Illustrated by Rosalie Sajovie
A Real Estate Agent Walks Home in 2nd Person Narrative
Your home is your castle. You feel like royalty in this charming colonial built in 1920. Your red brick house and detached 2-car garage sit just a few steps from a national park where you delight in 4000 acres of majestic beauty.
Just around the corner, schools and churches educate your children and feed the hungry. Retail shops sell you things you do not need, but you buy them anyway because it is good for the community.
Your large porch is an inviting gateway to a Great Room that features hardwood flooring, natural woodwork and crown molding. Original multi-pane windows with external reinforcements cast natural light on built-in bookcases.
On cold winter nights you sit back and relax by your gas-burning fireplace. Your dining room flexes its old-world muscles with built-in cabinets and a lovely window seat. You have plenty of room for enjoying family get-togethers.

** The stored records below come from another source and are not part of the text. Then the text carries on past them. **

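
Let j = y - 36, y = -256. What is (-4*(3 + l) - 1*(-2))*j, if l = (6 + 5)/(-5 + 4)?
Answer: -9928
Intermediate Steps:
l = -11 (l = 11/(-1) = 11*(-1) = -11)
j = -292 (j = -256 - 36 = -292)
(-4*(3 + l) - 1*(-2))*j = (-4*(3 - 11) - 1*(-2))*(-292) = (-4*(-8) + 2)*(-292) = (32 + 2)*(-292) = 34*(-292) = -9928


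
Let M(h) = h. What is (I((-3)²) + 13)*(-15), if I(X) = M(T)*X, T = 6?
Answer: -1005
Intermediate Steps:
I(X) = 6*X
(I((-3)²) + 13)*(-15) = (6*(-3)² + 13)*(-15) = (6*9 + 13)*(-15) = (54 + 13)*(-15) = 67*(-15) = -1005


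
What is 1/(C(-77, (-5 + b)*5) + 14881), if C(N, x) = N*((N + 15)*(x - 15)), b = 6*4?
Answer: 1/396801 ≈ 2.5202e-6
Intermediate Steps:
b = 24
C(N, x) = N*(-15 + x)*(15 + N) (C(N, x) = N*((15 + N)*(-15 + x)) = N*((-15 + x)*(15 + N)) = N*(-15 + x)*(15 + N))
1/(C(-77, (-5 + b)*5) + 14881) = 1/(-77*(-225 - 15*(-77) + 15*((-5 + 24)*5) - 77*(-5 + 24)*5) + 14881) = 1/(-77*(-225 + 1155 + 15*(19*5) - 1463*5) + 14881) = 1/(-77*(-225 + 1155 + 15*95 - 77*95) + 14881) = 1/(-77*(-225 + 1155 + 1425 - 7315) + 14881) = 1/(-77*(-4960) + 14881) = 1/(381920 + 14881) = 1/396801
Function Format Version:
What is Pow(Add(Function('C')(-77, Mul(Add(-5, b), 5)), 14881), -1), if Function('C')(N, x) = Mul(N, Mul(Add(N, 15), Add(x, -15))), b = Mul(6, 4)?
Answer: Rational(1, 396801) ≈ 2.5202e-6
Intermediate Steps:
b = 24
Function('C')(N, x) = Mul(N, Add(-15, x), Add(15, N)) (Function('C')(N, x) = Mul(N, Mul(Add(15, N), Add(-15, x))) = Mul(N, Mul(Add(-15, x), Add(15, N))) = Mul(N, Add(-15, x), Add(15, N)))
Pow(Add(Function('C')(-77, Mul(Add(-5, b), 5)), 14881), -1) = Pow(Add(Mul(-77, Add(-225, Mul(-15, -77), Mul(15, Mul(Add(-5, 24), 5)), Mul(-77, Mul(Add(-5, 24), 5)))), 14881), -1) = Pow(Add(Mul(-77, Add(-225, 1155, Mul(15, Mul(19, 5)), Mul(-77, Mul(19, 5)))), 14881), -1) = Pow(Add(Mul(-77, Add(-225, 1155, Mul(15, 95), Mul(-77, 95))), 14881), -1) = Pow(Add(Mul(-77, Add(-225, 1155, 1425, -7315)), 14881), -1) = Pow(Add(Mul(-77, -4960), 14881), -1) = Pow(Add(381920, 14881), -1) = Pow(396801, -1) = Rational(1, 396801)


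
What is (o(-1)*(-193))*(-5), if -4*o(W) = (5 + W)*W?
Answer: 965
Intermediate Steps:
o(W) = -W*(5 + W)/4 (o(W) = -(5 + W)*W/4 = -W*(5 + W)/4)
(o(-1)*(-193))*(-5) = (-¼*(-1)*(5 - 1)*(-193))*(-5) = (-¼*(-1)*4*(-193))*(-5) = (1*(-193))*(-5) = -193*(-5) = 965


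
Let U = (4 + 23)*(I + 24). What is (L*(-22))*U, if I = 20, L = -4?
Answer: 104544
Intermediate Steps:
U = 1188 (U = (4 + 23)*(20 + 24) = 27*44 = 1188)
(L*(-22))*U = -4*(-22)*1188 = 88*1188 = 104544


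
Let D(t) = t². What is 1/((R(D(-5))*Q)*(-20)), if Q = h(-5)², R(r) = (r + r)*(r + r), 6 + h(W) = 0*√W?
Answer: -1/1800000 ≈ -5.5556e-7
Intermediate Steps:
h(W) = -6 (h(W) = -6 + 0*√W = -6 + 0 = -6)
R(r) = 4*r² (R(r) = (2*r)*(2*r) = 4*r²)
Q = 36 (Q = (-6)² = 36)
1/((R(D(-5))*Q)*(-20)) = 1/(((4*((-5)²)²)*36)*(-20)) = 1/(((4*25²)*36)*(-20)) = 1/(((4*625)*36)*(-20)) = 1/((2500*36)*(-20)) = 1/(90000*(-20)) = 1/(-1800000) = -1/1800000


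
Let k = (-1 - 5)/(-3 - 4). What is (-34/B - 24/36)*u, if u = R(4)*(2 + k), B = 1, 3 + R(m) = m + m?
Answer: -10400/21 ≈ -495.24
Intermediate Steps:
R(m) = -3 + 2*m (R(m) = -3 + (m + m) = -3 + 2*m)
k = 6/7 (k = -6/(-7) = -6*(-⅐) = 6/7 ≈ 0.85714)
u = 100/7 (u = (-3 + 2*4)*(2 + 6/7) = (-3 + 8)*(20/7) = 5*(20/7) = 100/7 ≈ 14.286)
(-34/B - 24/36)*u = (-34/1 - 24/36)*(100/7) = (-34*1 - 24*1/36)*(100/7) = (-34 - ⅔)*(100/7) = -104/3*100/7 = -10400/21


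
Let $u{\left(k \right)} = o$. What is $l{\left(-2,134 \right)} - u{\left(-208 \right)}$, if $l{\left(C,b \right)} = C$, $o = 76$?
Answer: $-78$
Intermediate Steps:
$u{\left(k \right)} = 76$
$l{\left(-2,134 \right)} - u{\left(-208 \right)} = -2 - 76 = -78$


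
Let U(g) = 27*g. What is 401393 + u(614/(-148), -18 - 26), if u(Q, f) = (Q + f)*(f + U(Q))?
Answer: 2239162903/5476 ≈ 4.0891e+5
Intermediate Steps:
u(Q, f) = (Q + f)*(f + 27*Q)
401393 + u(614/(-148), -18 - 26) = 401393 + ((-18 - 26)**2 + 27*(614/(-148))**2 + 28*(614/(-148))*(-18 - 26)) = 401393 + ((-44)**2 + 27*(614*(-1/148))**2 + 28*(614*(-1/148))*(-44)) = 401393 + (1936 + 27*(-307/74)**2 + 28*(-307/74)*(-44)) = 401393 + (1936 + 27*(94249/5476) + 189112/37) = 401393 + (1936 + 2544723/5476 + 189112/37) = 401393 + 41134835/5476 = 2239162903/5476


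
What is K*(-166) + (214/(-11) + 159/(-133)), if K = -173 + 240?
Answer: -16301697/1463 ≈ -11143.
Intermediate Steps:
K = 67
K*(-166) + (214/(-11) + 159/(-133)) = 67*(-166) + (214/(-11) + 159/(-133)) = -11122 + (214*(-1/11) + 159*(-1/133)) = -11122 + (-214/11 - 159/133) = -11122 - 30211/1463 = -16301697/1463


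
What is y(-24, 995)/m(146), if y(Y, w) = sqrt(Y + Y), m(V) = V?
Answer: 2*I*sqrt(3)/73 ≈ 0.047453*I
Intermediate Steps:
y(Y, w) = sqrt(2)*sqrt(Y) (y(Y, w) = sqrt(2*Y) = sqrt(2)*sqrt(Y))
y(-24, 995)/m(146) = (sqrt(2)*sqrt(-24))/146 = (sqrt(2)*(2*I*sqrt(6)))*(1/146) = (4*I*sqrt(3))*(1/146) = 2*I*sqrt(3)/73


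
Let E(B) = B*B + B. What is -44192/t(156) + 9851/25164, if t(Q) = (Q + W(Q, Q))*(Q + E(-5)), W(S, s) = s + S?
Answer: -521945/3598452 ≈ -0.14505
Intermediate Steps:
W(S, s) = S + s
E(B) = B + B**2 (E(B) = B**2 + B = B + B**2)
t(Q) = 3*Q*(20 + Q) (t(Q) = (Q + (Q + Q))*(Q - 5*(1 - 5)) = (Q + 2*Q)*(Q - 5*(-4)) = (3*Q)*(Q + 20) = (3*Q)*(20 + Q) = 3*Q*(20 + Q))
-44192/t(156) + 9851/25164 = -44192*1/(468*(20 + 156)) + 9851/25164 = -44192/(3*156*176) + 9851*(1/25164) = -44192/82368 + 9851/25164 = -44192*1/82368 + 9851/25164 = -1381/2574 + 9851/25164 = -521945/3598452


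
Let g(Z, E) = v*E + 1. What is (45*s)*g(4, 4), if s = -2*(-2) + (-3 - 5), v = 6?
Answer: -4500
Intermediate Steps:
g(Z, E) = 1 + 6*E (g(Z, E) = 6*E + 1 = 1 + 6*E)
s = -4 (s = 4 - 8 = -4)
(45*s)*g(4, 4) = (45*(-4))*(1 + 6*4) = -180*(1 + 24) = -180*25 = -4500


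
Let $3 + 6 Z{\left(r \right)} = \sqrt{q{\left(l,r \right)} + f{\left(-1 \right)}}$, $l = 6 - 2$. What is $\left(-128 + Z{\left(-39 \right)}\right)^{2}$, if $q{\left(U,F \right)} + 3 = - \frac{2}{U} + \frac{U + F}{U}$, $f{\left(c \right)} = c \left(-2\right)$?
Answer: $\frac{\left(1542 - i \sqrt{41}\right)^{2}}{144} \approx 16512.0 - 137.13 i$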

Your kitchen is completely updated with modern cabinets and appliances. There is also an eating space and a large desk for doing homework or balancing the checkbook.

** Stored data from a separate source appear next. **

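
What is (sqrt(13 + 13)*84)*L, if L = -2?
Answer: -168*sqrt(26) ≈ -856.63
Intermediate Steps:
(sqrt(13 + 13)*84)*L = (sqrt(13 + 13)*84)*(-2) = (sqrt(26)*84)*(-2) = (84*sqrt(26))*(-2) = -168*sqrt(26)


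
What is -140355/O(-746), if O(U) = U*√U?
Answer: -140355*I*√746/556516 ≈ -6.8884*I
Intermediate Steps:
O(U) = U^(3/2)
-140355/O(-746) = -140355*I*√746/556516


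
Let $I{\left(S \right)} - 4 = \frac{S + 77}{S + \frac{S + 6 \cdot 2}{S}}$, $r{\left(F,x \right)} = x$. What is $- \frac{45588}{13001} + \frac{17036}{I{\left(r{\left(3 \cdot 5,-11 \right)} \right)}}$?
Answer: $- \frac{13516012168}{1547119} \approx -8736.3$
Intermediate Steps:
$I{\left(S \right)} = 4 + \frac{77 + S}{S + \frac{12 + S}{S}}$ ($I{\left(S \right)} = 4 + \frac{S + 77}{S + \frac{S + 6 \cdot 2}{S}} = 4 + \frac{77 + S}{S + \frac{S + 12}{S}} = 4 + \frac{77 + S}{S + \frac{12 + S}{S}}$)
$- \frac{45588}{13001} + \frac{17036}{I{\left(r{\left(3 \cdot 5,-11 \right)} \right)}} = - \frac{45588}{13001} + \frac{17036}{\frac{1}{12 - 11 + \left(-11\right)^{2}} \left(48 + 5 \left(-11\right)^{2} + 81 \left(-11\right)\right)} = \left(-45588\right) \frac{1}{13001} + \frac{17036}{\frac{1}{12 - 11 + 121} \left(48 + 5 \cdot 121 - 891\right)} = - \frac{45588}{13001} + \frac{17036}{\frac{1}{122} \left(48 + 605 - 891\right)} = - \frac{45588}{13001} + \frac{17036}{\frac{1}{122} \left(-238\right)} = - \frac{45588}{13001} + \frac{17036}{- \frac{119}{61}} = - \frac{45588}{13001} + 17036 \left(- \frac{61}{119}\right) = - \frac{45588}{13001} - \frac{1039196}{119} = - \frac{13516012168}{1547119}$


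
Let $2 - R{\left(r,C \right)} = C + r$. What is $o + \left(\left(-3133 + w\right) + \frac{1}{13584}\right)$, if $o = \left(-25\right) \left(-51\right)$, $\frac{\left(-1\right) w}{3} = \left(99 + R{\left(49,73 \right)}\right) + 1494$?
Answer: $- \frac{85266767}{13584} \approx -6277.0$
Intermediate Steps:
$R{\left(r,C \right)} = 2 - C - r$ ($R{\left(r,C \right)} = 2 - \left(C + r\right) = 2 - C - r$)
$w = -4419$ ($w = - 3 \left(\left(99 - 120\right) + 1494\right) = - 3 \left(-21 + 1494\right) = \left(-3\right) 1473 = -4419$)
$o = 1275$
$o + \left(\left(-3133 + w\right) + \frac{1}{13584}\right) = 1275 + \left(\left(-3133 - 4419\right) + \frac{1}{13584}\right) = 1275 + \left(-7552 + \frac{1}{13584}\right) = 1275 - \frac{102586367}{13584} = - \frac{85266767}{13584}$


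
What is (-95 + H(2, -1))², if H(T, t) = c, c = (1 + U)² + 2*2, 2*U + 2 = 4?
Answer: 7569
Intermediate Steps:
U = 1 (U = -1 + (½)*4 = -1 + 2 = 1)
c = 8 (c = (1 + 1)² + 2*2 = 2² + 4 = 4 + 4 = 8)
H(T, t) = 8
(-95 + H(2, -1))² = (-95 + 8)² = (-87)² = 7569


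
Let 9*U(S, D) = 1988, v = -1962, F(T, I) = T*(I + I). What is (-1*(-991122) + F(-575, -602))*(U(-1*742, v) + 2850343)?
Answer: 43188317666650/9 ≈ 4.7987e+12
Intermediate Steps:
F(T, I) = 2*I*T (F(T, I) = T*(2*I) = 2*I*T)
U(S, D) = 1988/9 (U(S, D) = (1/9)*1988 = 1988/9)
(-1*(-991122) + F(-575, -602))*(U(-1*742, v) + 2850343) = (-1*(-991122) + 2*(-602)*(-575))*(1988/9 + 2850343) = (991122 + 692300)*(25655075/9) = 1683422*(25655075/9) = 43188317666650/9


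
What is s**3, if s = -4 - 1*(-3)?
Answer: -1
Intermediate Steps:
s = -1 (s = -4 + 3 = -1)
s**3 = (-1)**3 = -1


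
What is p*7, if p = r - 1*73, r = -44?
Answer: -819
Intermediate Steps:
p = -117 (p = -44 - 1*73 = -44 - 73 = -117)
p*7 = -117*7 = -819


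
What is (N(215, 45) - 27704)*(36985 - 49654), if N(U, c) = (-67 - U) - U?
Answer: 357278469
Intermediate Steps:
N(U, c) = -67 - 2*U
(N(215, 45) - 27704)*(36985 - 49654) = ((-67 - 2*215) - 27704)*(36985 - 49654) = ((-67 - 430) - 27704)*(-12669) = (-497 - 27704)*(-12669) = -28201*(-12669) = 357278469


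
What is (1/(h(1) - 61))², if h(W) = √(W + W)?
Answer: (61 - √2)⁻² ≈ 0.00028165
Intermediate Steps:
h(W) = √2*√W (h(W) = √(2*W) = √2*√W)
(1/(h(1) - 61))² = (1/(√2*√1 - 61))² = (1/(√2*1 - 61))² = (1/(√2 - 61))² = (1/(-61 + √2))² = (-61 + √2)⁻²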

Open your back door and enjoy dinner on a wooden deck overlooking your backyard. A yard big enough to run around and play in, but not too big that you have to spend the rest of your life mowing.

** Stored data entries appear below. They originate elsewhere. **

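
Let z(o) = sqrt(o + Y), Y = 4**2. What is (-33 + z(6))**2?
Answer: (33 - sqrt(22))**2 ≈ 801.43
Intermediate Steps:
Y = 16
z(o) = sqrt(16 + o) (z(o) = sqrt(o + 16) = sqrt(16 + o))
(-33 + z(6))**2 = (-33 + sqrt(16 + 6))**2 = (-33 + sqrt(22))**2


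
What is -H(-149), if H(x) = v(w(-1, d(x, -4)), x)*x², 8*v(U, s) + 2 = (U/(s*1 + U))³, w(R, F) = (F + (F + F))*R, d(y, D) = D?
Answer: 57105789617/10285412 ≈ 5552.1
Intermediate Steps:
w(R, F) = 3*F*R (w(R, F) = (F + 2*F)*R = (3*F)*R = 3*F*R)
v(U, s) = -¼ + U³/(8*(U + s)³) (v(U, s) = -¼ + (U/(s*1 + U))³/8 = -¼ + (U/(s + U))³/8 = -¼ + (U/(U + s))³/8 = -¼ + (U³/(U + s)³)/8 = -¼ + U³/(8*(U + s)³))
H(x) = x²*(-¼ + 216/(12 + x)³) (H(x) = (-¼ + (3*(-4)*(-1))³/(8*(3*(-4)*(-1) + x)³))*x² = (-¼ + (⅛)*12³/(12 + x)³)*x² = (-¼ + (⅛)*1728/(12 + x)³)*x² = (-¼ + 216/(12 + x)³)*x² = x²*(-¼ + 216/(12 + x)³))
-H(-149) = -(-¼*(-149)² + 216*(-149)²/(12 - 149)³) = -(-¼*22201 + 216*22201/(-137)³) = -(-22201/4 + 216*22201*(-1/2571353)) = -(-22201/4 - 4795416/2571353) = -1*(-57105789617/10285412) = 57105789617/10285412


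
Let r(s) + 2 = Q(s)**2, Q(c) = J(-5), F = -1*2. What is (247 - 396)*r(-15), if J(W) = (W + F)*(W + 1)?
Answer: -116518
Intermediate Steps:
F = -2
J(W) = (1 + W)*(-2 + W) (J(W) = (W - 2)*(W + 1) = (-2 + W)*(1 + W) = (1 + W)*(-2 + W))
Q(c) = 28 (Q(c) = -2 + (-5)**2 - 1*(-5) = -2 + 25 + 5 = 28)
r(s) = 782 (r(s) = -2 + 28**2 = -2 + 784 = 782)
(247 - 396)*r(-15) = (247 - 396)*782 = -149*782 = -116518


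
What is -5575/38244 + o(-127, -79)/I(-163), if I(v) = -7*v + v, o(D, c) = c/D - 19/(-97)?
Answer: -3710119617/25597945756 ≈ -0.14494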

Down below is a finished basement with newer carpeting and a separate utility room with toilet, washer and dryer. You take 100% control of your family’s laundry duties while you’re down there because it also serves as your man cave. You mark your territory by proudly displaying the Sigma Chi banner you never relinquished when you graduated from college 30 years ago.
Let’s head all the way upstairs where 3 bedrooms with newer carpeting and clean walls await you. Bask in a spacious bathroom with his and her sinks and an industrial-sized toilet that is capable of flushing Legos and large bricks that your twins occasionally throw in there.
You sleep well at night knowing that you have a newer roof above you and, God willing, it will be paid off in 26 years. An updated electric box, central air and 80% efficient furnace are modern amenities that make this house timeless. Historic, but violation-free, this house is a joy to come home to!
Listener: “I’ll take it!”
Agent: “You’ll take what?”
Listener: “Your house!”
Agent: “But it’s not for sale!”
Listener: “Yeah, but listening to you describe it made me fall in love with it.”
Agent: “Listen, the deal was I narrate and you listen.”
Listener: “Which I did. But my emotions got the best of me. So how much we talking…$200,000?”
Agent: “Not even close. I’M NOT SELLING MY HOUSE!”
Listener: “FINE! But this is the last time I let you talk me into listening to your thoughts on houses!”